To determine which button is pressed, the microcontroller must run a loop through all inputs. Each time, only one pin is defined as output and all others as inputs. If the microcontroller supports internal pull-up resistors, then they can be used to minimize external components.

If the inputs are pulled-down, then the output pin is driven HIGH. The microcontroller then checks all inputs. Charlieplecing an input is found HIGH, then this means that a button is pressed. Each button corresponds to a specific Output-Input pair. Look at the following animation:. First if all, the diodes are mandatory for the circuit to operate normally. This makes charkieplexing overall use more complex.

But the most basic disadvantage it the ghosting. I have explained what the ghosting and masking thf are in the matrix theory, and i will not go through it again. Ghosting can also occur in the Charlieplexing method. In matrices, the ghosting can be solved by adding diodes to the buttons to prevent back current flow.

But in charlieplexing, ghosting cannot be solved. That is one good reason, why charlieplexing is not widely used, although it is so efficient. But still, it can be used charliepleximg cases where only one button is pressed at a time. If for example you make a through-feed machine charleiplexing multiple limit switches one after the other, you can safely use charlieplexing to interface them, as long as only one limit switch is activated at a time.

A very simple example Look at the following simple circuit, which uses two ports to control two LEDs. Let me re-draw the same circuit with the 3 ports and the 6 LEDs, but this time i will not draw them separately: Operation Table So, here is the Chwrlieplexing Table for the previous circuit.

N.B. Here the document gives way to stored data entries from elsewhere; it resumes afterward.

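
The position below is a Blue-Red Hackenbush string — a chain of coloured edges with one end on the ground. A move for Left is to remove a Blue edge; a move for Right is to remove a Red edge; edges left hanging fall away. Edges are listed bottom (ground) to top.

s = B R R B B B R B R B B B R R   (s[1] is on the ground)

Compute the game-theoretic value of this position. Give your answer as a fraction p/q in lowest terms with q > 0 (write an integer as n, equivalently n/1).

3769/8192

Recurse on prefixes of the 14-edge string B R R B B B R B R B B B R R:
edge 1 of 14 (B): { 0 | none } → 1
edge 2 of 14 (R): { 0 | 1 } → 1/2
edge 3 of 14 (R): { 0 | 1/2; 1 } → 1/4
edge 4 of 14 (B): { 0; 1/4 | 1/2; 1 } → 3/8
edge 5 of 14 (B): { 0; 1/4; 3/8 | 1/2; 1 } → 7/16
edge 6 of 14 (B): { 0; 1/4; 3/8; 7/16 | 1/2; 1 } → 15/32
edge 7 of 14 (R): { 0; 1/4; 3/8; 7/16 | 15/32; 1/2; 1 } → 29/64
edge 8 of 14 (B): { 0; 1/4; 3/8; 7/16; 29/64 | 15/32; 1/2; 1 } → 59/128
edge 9 of 14 (R): { 0; 1/4; 3/8; 7/16; 29/64 | 59/128; 15/32; 1/2; 1 } → 117/256
edge 10 of 14 (B): { 0; 1/4; 3/8; 7/16; 29/64; 117/256 | 59/128; 15/32; 1/2; 1 } → 235/512
edge 11 of 14 (B): { 0; 1/4; 3/8; 7/16; 29/64; 117/256; 235/512 | 59/128; 15/32; 1/2; 1 } → 471/1024
edge 12 of 14 (B): { 0; 1/4; 3/8; 7/16; 29/64; 117/256; 235/512; 471/1024 | 59/128; 15/32; 1/2; 1 } → 943/2048
edge 13 of 14 (R): { 0; 1/4; 3/8; 7/16; 29/64; 117/256; 235/512; 471/1024 | 943/2048; 59/128; 15/32; 1/2; 1 } → 1885/4096
edge 14 of 14 (R): { 0; 1/4; 3/8; 7/16; 29/64; 117/256; 235/512; 471/1024 | 1885/4096; 943/2048; 59/128; 15/32; 1/2; 1 } → 3769/8192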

You are welcome to comment for corrections and suggestions on this page. But if you have questions please use the forum instead to post it. Xharlieplexing 14 Februarycharlieplexkng I’ve been looking for a good tutorial on Charlieplexing for a while and this one explains a lot. At 21 October1: This will raise the turn-on voltage by 0. At 9 December You are also wrong that only one LED at a time can be displayed per display phase and wrong about where the resistors should be.

Where should the resistors be? Well, the n pins should connect to the cathodes directly, and be fed through n resistors, and the other sides of the resistors should go to the anodes of the LEDs.